- Film poster
- Directed by: Rudolph Maté
- Written by: James Edward Grant
- Story by: Leonard Praskins; Barney Slater;
- Produced by: Hugh Brown
- Starring: Charlton Heston; Anne Baxter; Gilbert Roland; Tom Tryon; Forrest Tucker; Bruce Bennett; Elaine Stritch;
- Cinematography: Loyal Griggs
- Edited by: Alma Macrorie
- Music by: Walter Scharf
- Production company: Paramount Pictures
- Distributed by: Paramount Pictures
- Release date: February 9, 1957;
- Running time: 99 minutes
- Country: United States
- Language: English
- Box office: $1.2 million (US rentals)

= Three Violent People =

1956 film by Rudolph Maté

Three Violent People is a 1957 American Western film directed by Rudolph Maté and starring Charlton Heston, Anne Baxter, Gilbert Roland, Tom Tryon, Forrest Tucker, Bruce Bennett, and Elaine Stritch.

==Plot==
Former Confederate cavalryman Capt. Colt Saunders comes home to Texas from the war during the Reconstruction era. Carpetbaggers have taken control of his town, including a corrupt Yankee tax commissioner named Harrison and his deputy Cable. When he sees a Yankee insult a Southern belle named Lorna Hunter, the gallant Colt comes to her aid. He isn't aware of her past as a St.
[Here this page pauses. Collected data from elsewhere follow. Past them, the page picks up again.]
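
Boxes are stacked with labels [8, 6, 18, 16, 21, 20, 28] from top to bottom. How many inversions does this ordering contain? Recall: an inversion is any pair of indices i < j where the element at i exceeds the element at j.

Listing every pair i<j with a[i]>a[j] (using 1-based positions):
(1,2): 8 > 6
(3,4): 18 > 16
(5,6): 21 > 20
That's 3 pairs.

3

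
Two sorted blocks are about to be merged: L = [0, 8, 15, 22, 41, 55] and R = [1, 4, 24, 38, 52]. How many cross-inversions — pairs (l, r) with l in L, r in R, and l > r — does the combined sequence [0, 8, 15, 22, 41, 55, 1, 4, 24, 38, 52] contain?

15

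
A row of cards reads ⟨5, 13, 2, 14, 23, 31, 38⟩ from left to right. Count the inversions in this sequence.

Inversions: 2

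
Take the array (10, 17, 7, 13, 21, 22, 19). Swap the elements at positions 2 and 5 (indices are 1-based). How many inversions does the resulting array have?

Positions 2 and 5 hold 17 and 21; after swapping, the array is [10, 21, 7, 13, 17, 22, 19].
Count, for each position, how many later elements it exceeds:
10 → 7 → 1
21 → 7, 13, 17, 19 → 4
7 → none → 0
13 → none → 0
17 → none → 0
22 → 19 → 1
19 → none → 0
Sum: 1 + 4 + 0 + 0 + 0 + 1 + 0 = 6

6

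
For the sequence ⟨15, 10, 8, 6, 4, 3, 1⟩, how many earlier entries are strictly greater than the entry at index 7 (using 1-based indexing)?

6

The element at index 7 is 1.
Elements before it: 15, 10, 8, 6, 4, 3
Those larger than 1: 15, 10, 8, 6, 4, 3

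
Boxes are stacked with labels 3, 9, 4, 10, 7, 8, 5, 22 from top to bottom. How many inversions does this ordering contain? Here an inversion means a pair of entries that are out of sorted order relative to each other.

9 inversions

Element-by-element contributions:
3: 0
9: 4
4: 0
10: 3
7: 1
8: 1
5: 0
22: 0
Sum: 0 + 4 + 0 + 3 + 1 + 1 + 0 + 0 = 9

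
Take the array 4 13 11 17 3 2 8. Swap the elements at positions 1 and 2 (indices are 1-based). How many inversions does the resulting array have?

14 inversions

Positions 1 and 2 hold 4 and 13; after swapping, the array is [13, 4, 11, 17, 3, 2, 8].
For each element, count later entries that are smaller:
13 → 4, 11, 3, 2, 8 → 5
4 → 3, 2 → 2
11 → 3, 2, 8 → 3
17 → 3, 2, 8 → 3
3 → 2 → 1
2 → none → 0
8 → none → 0
Sum: 5 + 2 + 3 + 3 + 1 + 0 + 0 = 14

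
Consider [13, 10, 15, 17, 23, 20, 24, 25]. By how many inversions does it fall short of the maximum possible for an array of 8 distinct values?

26 inversions short

Maximum inversions for 8 distinct elements is C(8, 2) = 8·7/2 = 28.
Current inversions — for each element, count later smaller elements:
13: 1
10: 0
15: 0
17: 0
23: 1
20: 0
24: 0
25: 0
Current total: 1 + 0 + 0 + 0 + 1 + 0 + 0 + 0 = 2
Shortfall: 28 − 2 = 26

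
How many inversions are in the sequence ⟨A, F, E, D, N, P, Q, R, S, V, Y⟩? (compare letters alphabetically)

Count, for each position, how many later elements it exceeds:
A → none → 0
F → E, D → 2
E → D → 1
D → none → 0
N → none → 0
P → none → 0
Q → none → 0
R → none → 0
S → none → 0
V → none → 0
Y → none → 0
Sum: 0 + 2 + 1 + 0 + 0 + 0 + 0 + 0 + 0 + 0 + 0 = 3

3 out-of-order pairs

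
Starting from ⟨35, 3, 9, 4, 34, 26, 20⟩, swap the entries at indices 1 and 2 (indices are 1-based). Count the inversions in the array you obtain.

9 inversions

Positions 1 and 2 hold 35 and 3; after swapping, the array is [3, 35, 9, 4, 34, 26, 20].
Element-by-element contributions:
3 → none → 0
35 → 9, 4, 34, 26, 20 → 5
9 → 4 → 1
4 → none → 0
34 → 26, 20 → 2
26 → 20 → 1
20 → none → 0
Sum: 0 + 5 + 1 + 0 + 2 + 1 + 0 = 9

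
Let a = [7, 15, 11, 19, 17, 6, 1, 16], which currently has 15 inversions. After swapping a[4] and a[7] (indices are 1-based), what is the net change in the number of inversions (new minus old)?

-5

Positions 4 and 7 hold 19 and 1; after swapping, the array is [7, 15, 11, 1, 17, 6, 19, 16].
Element-by-element contributions:
7: 2
15: 3
11: 2
1: 0
17: 2
6: 0
19: 1
16: 0
Sum: 2 + 3 + 2 + 0 + 2 + 0 + 1 + 0 = 10
Change: 10 − 15 = -5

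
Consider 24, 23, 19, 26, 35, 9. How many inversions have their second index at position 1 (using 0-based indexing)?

The element at index 1 is 23.
Elements before it: 24
Those larger than 23: 24

1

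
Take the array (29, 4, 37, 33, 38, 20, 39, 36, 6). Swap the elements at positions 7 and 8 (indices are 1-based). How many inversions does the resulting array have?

Positions 7 and 8 hold 39 and 36; after swapping, the array is [29, 4, 37, 33, 38, 20, 36, 39, 6].
For each element, count later entries that are smaller:
29 → 4, 20, 6 → 3
4 → none → 0
37 → 33, 20, 36, 6 → 4
33 → 20, 6 → 2
38 → 20, 36, 6 → 3
20 → 6 → 1
36 → 6 → 1
39 → 6 → 1
6 → none → 0
Sum: 3 + 0 + 4 + 2 + 3 + 1 + 1 + 1 + 0 = 15

15 inversions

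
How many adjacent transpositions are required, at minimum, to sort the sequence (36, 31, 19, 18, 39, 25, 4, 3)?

22 swaps

Each adjacent swap fixes exactly one inversion, so the minimum swap count equals the number of inversions.
Count inversions — for each element, later elements that are smaller:
36: 31, 19, 18, 25, 4, 3 → 6
31: 19, 18, 25, 4, 3 → 5
19: 18, 4, 3 → 3
18: 4, 3 → 2
39: 25, 4, 3 → 3
25: 4, 3 → 2
4: 3 → 1
3: none → 0
Total inversions: 6 + 5 + 3 + 2 + 3 + 2 + 1 + 0 = 22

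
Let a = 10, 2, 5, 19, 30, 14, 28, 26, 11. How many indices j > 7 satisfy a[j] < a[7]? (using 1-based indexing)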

Louis dance-hall girl (prostitute) or her devious golddigging nature. Colt is knocked cold and Lorna takes him back to his room, where she steals $900 from him. Her former employer, saloon owner Ruby LaSalle, lets her know that Colt is a wealthy rancher, so Lorna hatches a scheme. She returns his missing $900 and impresses him with her "honesty." Colt falls in love and marries her.

His ranch, the Bar S, has fallen on hard times. Loyal grand vaquero Innocencio Ortega, who looked out for the spread with his five sons while Colt was off to war, says that Yankees have been rustling their horses with no intervention by the law. Harrison is using a usurious tax law passed by the provisional government to seize all the large ranches in the district. Colt's black sheep brother, nicknamed Cinch, shows up to claim a share of the ranch. Cinch is not trustworthy, but Colt has felt obligated to him since a childhood accident when he lost an arm. Cinch is allowed to help run the ranch.
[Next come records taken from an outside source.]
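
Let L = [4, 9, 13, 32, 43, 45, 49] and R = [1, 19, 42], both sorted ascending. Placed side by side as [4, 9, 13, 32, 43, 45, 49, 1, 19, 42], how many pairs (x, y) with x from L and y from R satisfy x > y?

Count, for every r in R, how many entries of L exceed r:
r = 1: 4, 9, 13, 32, 43, 45, 49 → 7
r = 19: 32, 43, 45, 49 → 4
r = 42: 43, 45, 49 → 3
Cross-inversions: 7 + 4 + 3 = 14

There are 14 split inversions.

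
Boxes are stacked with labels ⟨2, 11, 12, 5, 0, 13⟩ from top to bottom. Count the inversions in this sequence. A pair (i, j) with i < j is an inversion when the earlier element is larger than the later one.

Inversions: 6

Inversion pairs (indices are 1-based):
(1,5): 2 > 0
(2,4): 11 > 5
(2,5): 11 > 0
(3,4): 12 > 5
(3,5): 12 > 0
(4,5): 5 > 0
That's 6 pairs.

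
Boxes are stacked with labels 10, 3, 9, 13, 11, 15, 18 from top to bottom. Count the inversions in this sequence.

3 inversions

Sweep left to right; for each value list the smaller values that follow it:
10 → 3, 9 → 2
3 → none → 0
9 → none → 0
13 → 11 → 1
11 → none → 0
15 → none → 0
18 → none → 0
Sum: 2 + 0 + 0 + 1 + 0 + 0 + 0 = 3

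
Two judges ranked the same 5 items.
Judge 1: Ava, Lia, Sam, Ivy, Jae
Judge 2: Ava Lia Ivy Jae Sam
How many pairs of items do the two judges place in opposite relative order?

2 discordant pairs

Assign each item its position (1..5) in the first ordering, then rewrite the second ordering as that position sequence:
positions: Ava→1, Lia→2, Sam→3, Ivy→4, Jae→5
second ordering as positions: [1, 2, 4, 5, 3]
Discordant pairs = inversions in this position sequence.
1: 0
2: 0
4: 3 → 1
5: 3 → 1
3: 0
Total: 0 + 0 + 1 + 1 + 0 = 2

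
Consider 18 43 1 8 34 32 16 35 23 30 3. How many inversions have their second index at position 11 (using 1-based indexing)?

9 such elements

The element at index 11 is 3.
Elements before it: 18, 43, 1, 8, 34, 32, 16, 35, 23, 30
Those larger than 3: 18, 43, 8, 34, 32, 16, 35, 23, 30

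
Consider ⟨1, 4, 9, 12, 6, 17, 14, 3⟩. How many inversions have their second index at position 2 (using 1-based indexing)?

The element at index 2 is 4.
Elements before it: 1
None of them are larger than 4.

0 such elements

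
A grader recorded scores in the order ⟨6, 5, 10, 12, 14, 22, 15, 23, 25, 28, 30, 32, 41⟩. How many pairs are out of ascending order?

2

Sweep left to right; for each value list the smaller values that follow it:
6 → 5 → 1
5 → none → 0
10 → none → 0
12 → none → 0
14 → none → 0
22 → 15 → 1
15 → none → 0
23 → none → 0
25 → none → 0
28 → none → 0
30 → none → 0
32 → none → 0
41 → none → 0
Sum: 1 + 0 + 0 + 0 + 0 + 1 + 0 + 0 + 0 + 0 + 0 + 0 + 0 = 2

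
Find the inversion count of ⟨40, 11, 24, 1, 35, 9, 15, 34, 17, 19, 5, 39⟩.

Count, for each position, how many later elements it exceeds:
40 → 11, 24, 1, 35, 9, 15, 34, 17, 19, 5, 39 → 11
11 → 1, 9, 5 → 3
24 → 1, 9, 15, 17, 19, 5 → 6
1 → none → 0
35 → 9, 15, 34, 17, 19, 5 → 6
9 → 5 → 1
15 → 5 → 1
34 → 17, 19, 5 → 3
17 → 5 → 1
19 → 5 → 1
5 → none → 0
39 → none → 0
Sum: 11 + 3 + 6 + 0 + 6 + 1 + 1 + 3 + 1 + 1 + 0 + 0 = 33

There are 33 inversions.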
Lorna comes to love Colt but one of Harrison's minions, Massey, recognizes her from her days in St. Louis. Harrison and Cable serve Colt a writ for $16,000 in newly assessed taxes. They plot to have Massey insult Lorna so that they can shoot Colt when he goes to defend her. Innocencio and his sons foil the plot but a disillusioned Colt orders Lorna to leave, throwing her gold coins in "payment for services rendered." Cinch grabs the opportunity to make off with a hidden herd of valuable horses Colt needs to pay the taxes, enlisting the embittered Lorna to help him.

Colt tracks them down, sending Lorna back to the Bar S and warning Cinch to never set foot on the ranch again. Innocencio tells him that Lorna is pregnant and Colt offers her the value of his horses if she agrees to stay and give birth, leaving the child with him. Meanwhile, Cinch goes to Harrison proposing to kill Colt for him and grab control of the Bar S as partners. On the sly, Harrison and Cable plot to also murder Cinch, Lorna and everyone else at the ranch who could be a witness.
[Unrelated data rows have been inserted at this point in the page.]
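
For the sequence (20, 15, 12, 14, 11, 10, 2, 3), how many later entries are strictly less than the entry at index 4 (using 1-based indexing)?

4 such elements

The element at index 4 is 14.
Elements after it: 11, 10, 2, 3
Those smaller than 14: 11, 10, 2, 3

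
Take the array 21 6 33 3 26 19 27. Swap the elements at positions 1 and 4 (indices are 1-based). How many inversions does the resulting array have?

Positions 1 and 4 hold 21 and 3; after swapping, the array is [3, 6, 33, 21, 26, 19, 27].
For each element, count later entries that are smaller:
3: 0
6: 0
33: 4
21: 1
26: 1
19: 0
27: 0
Sum: 0 + 0 + 4 + 1 + 1 + 0 + 0 = 6

Inversions: 6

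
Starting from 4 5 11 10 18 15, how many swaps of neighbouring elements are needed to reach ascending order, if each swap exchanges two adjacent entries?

2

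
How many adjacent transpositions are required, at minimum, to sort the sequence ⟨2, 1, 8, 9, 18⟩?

The minimum number of adjacent swaps to sort an array equals its inversion count, since every such swap removes exactly one inversion.
Count inversions — for each element, later elements that are smaller:
2: 1 → 1
1: none → 0
8: none → 0
9: none → 0
18: none → 0
Total inversions: 1 + 0 + 0 + 0 + 0 = 1

1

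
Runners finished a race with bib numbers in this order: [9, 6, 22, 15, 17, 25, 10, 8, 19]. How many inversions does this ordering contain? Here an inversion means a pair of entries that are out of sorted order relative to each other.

Count, for each position, how many later elements it exceeds:
9 → 6, 8 → 2
6 → none → 0
22 → 15, 17, 10, 8, 19 → 5
15 → 10, 8 → 2
17 → 10, 8 → 2
25 → 10, 8, 19 → 3
10 → 8 → 1
8 → none → 0
19 → none → 0
Sum: 2 + 0 + 5 + 2 + 2 + 3 + 1 + 0 + 0 = 15

15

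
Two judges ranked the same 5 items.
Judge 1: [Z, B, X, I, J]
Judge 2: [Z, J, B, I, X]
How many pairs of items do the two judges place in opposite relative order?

Assign each item its position (1..5) in the first ordering, then rewrite the second ordering as that position sequence:
positions: Z→1, B→2, X→3, I→4, J→5
second ordering as positions: [1, 5, 2, 4, 3]
Discordant pairs = inversions in this position sequence.
1: 0
5: 2, 4, 3 → 3
2: 0
4: 3 → 1
3: 0
Total: 0 + 3 + 0 + 1 + 0 = 4

4 discordant pairs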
Colt and Innocencio have a falling out over his treatment of Lorna and the foreman prepares to leave with his sons. Lorna gives Colt the child as agreed but refuses to accept the offered bribe. Cinch returns, planning to provoke Colt into a gunfight. Things don't go according to plan, and when Harrison and his gang arrive, Cinch and Cable shoot each other in the fight that ensues. Harrison and Massey are also killed. Afterwards, Colt has a change of heart and reconciles with Lorna.

==Cast==

- Charlton Heston as Capt. Colt Saunders
- Anne Baxter as Lorna Saunders, née Hunter
- Gilbert Roland as Innocencio Ortega
- Tom Tryon as Beauregard 'Cinch' Saunders
- Forrest Tucker as Deputy Commissioner Cable
- Bruce Bennett as Commissioner Harrison
- Elaine Stritch as Ruby Lasalle
- Barton MacLane as Yates
- Peter Hansen as Lt. Marr
- John Harmon as Mr. Massey
- Ross Bagdasarian as Asuncion Ortega
- Bobby Blake as Rafael Ortega
- Jameel Farah as Pedro Ortega
- Leo Castillo as Luis Ortega
- Don Devlin as Juan Ortega
- Raymond Greenleaf as Carleton
- Roy Engel as Carpetbagger
- Argentina Brunetti as Maria

==Reception==
===Critical response===
The New York Times review of the film was: "THREE VIOLENT PEOPLE, the Paramount Western in VistaVision and color that opened Saturday at the Globe, hoards most of its violence for a rootin'-shootin' finale. But not the talk, assuredly. Even more tiring is the leaden baton-wielding of director Rudolph Maté. [...] Charlton Heston, Anne Baxter and Gilbert Roland are co-starred, and literally hog-tied, in this Hugh Brown production penned by James Edward Grant. Could things have been different? Very easily. For one thing, the cast is small but trim, including such hearties as Bruce Bennett, Forrest Tucker and that hardiest of hearties, Barton MacLane. Add two personable young newcomers from Broadway, Tom Tryon and Elaine Stritch, whose brief portrait of a saloon hostess all but salvages the film. There have been worse plots. A nice enough saloon transient; Miss Baxter, tricks a stalwart ranch heir, Mr. Heston, into marriage and settles down with him for true love and happiness, she thinks. Comes trouble—to wit, his one-armed psychotic young brother, Mr. Tryon, and a gang of greedy Reconstruction officials, Yankees. And with the bride's seemingly mild past disclosed, Mr. Heston all but heaves her off the old rancho."

DVD Talks review of the film was: "A soapy Western redeemed somewhat by an exciting climatic shoot-out, Three Violent People (1957) re-teamed Charlton Heston with his Ten Commandments co-star, Anne Baxter. This was shot just as De Mille's epic was wrapping production and in the can even before The Ten Commandments was released. [...] Director Rudolph Maté does a good job with the action sequences and gives the entire production a nice polish, but the former cinematographer doesn't seem to have been much of an actor's director. There's no connection, incidentally, to Maté's The Violent Men, which was released to DVD by Columbia/TriStar just last month. This Paramount production was announced as Maverick but released as the equally-inapt Three Violent People. Heston and Tryon are the first two, I suppose, but who's the third violent man? Forrest Tucker? Gilbert Roland? Harry Lime?"

===Release===
Three Violent People was released in theatres on February 9, 1957. The film was released on DVD April 19, 2005, by Paramount Home Media Distribution.